De rechtbank verklaart het beroep ongegrond.
Deze uitspraak is gedaan door mr. S. van Lokven, rechter, in aanwezigheid van
mr. F.A.E. van de Venne, griffier.
De uitspraak is uitgesproken in het openbaar en bekendgemaakt op: 24 april 2024
Rechtsmiddel
Tegen deze uitspraak staat hoger beroep open bij de Afdeling bestuursrechtspraak van de Raad van State. Het hogerberoepschrift moet worden ingediend binnen 1 week na de dag waarop deze uitspraak is verzonden.

Voetnoten

1.Arrest van het Hof van Justitie van de Europese Unie, inzake C.K. tegen Slovenië, 16 februari 2017, ECLI:EU:C:2017:127.

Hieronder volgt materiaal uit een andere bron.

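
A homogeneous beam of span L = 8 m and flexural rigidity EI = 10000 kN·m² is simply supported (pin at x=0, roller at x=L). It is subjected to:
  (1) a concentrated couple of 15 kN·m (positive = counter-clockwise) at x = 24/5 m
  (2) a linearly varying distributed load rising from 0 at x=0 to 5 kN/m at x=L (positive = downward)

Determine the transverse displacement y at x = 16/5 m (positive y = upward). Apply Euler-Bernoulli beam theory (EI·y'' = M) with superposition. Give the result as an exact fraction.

Load 1 — applied couple M₀=15 kN·m at a=24/5 m (b=L-a=16/5):
  y_1 = (M₀x³/(6L)+C₁x)/EI  [x≤a] with C₁=M₀(3b²-L²)/(6L)=-52/5 = (15·(16/5)³/(6·8)+(-52/5)·(16/5))/10000 = -36/15625 m
Load 2 — triangular load w₀=5 kN/m (0→w₀ over full span):
  y_2 = -w₀x(7L⁴-10L²x²+3x⁴)/(360LEI) = -5·(16/5)·(7·8⁴-10·8²·(16/5)²+3·(16/5)⁴)/(360·8·10000) = -73024/5859375 m
Superposition: y = Σ y_i = -86524/5859375 m ≈ -0.014767 m

y(16/5) = -86524/5859375 m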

2.vergelijk de uitspraak van het Hof van 29 februari 2024 in procedure C-392/22, ECLI:EU:C:2024:195 en de uitspraak van zittingsplaats ’s-Hertogenbosch van 27 maart 2024, ECLI:NL:RBDHA:2024:4267
3.Arrest van het Hof van Justitie van de Europese Unie in de zaak Jawo van 19 maart 2019 (ECLI:EU:C:2019:218).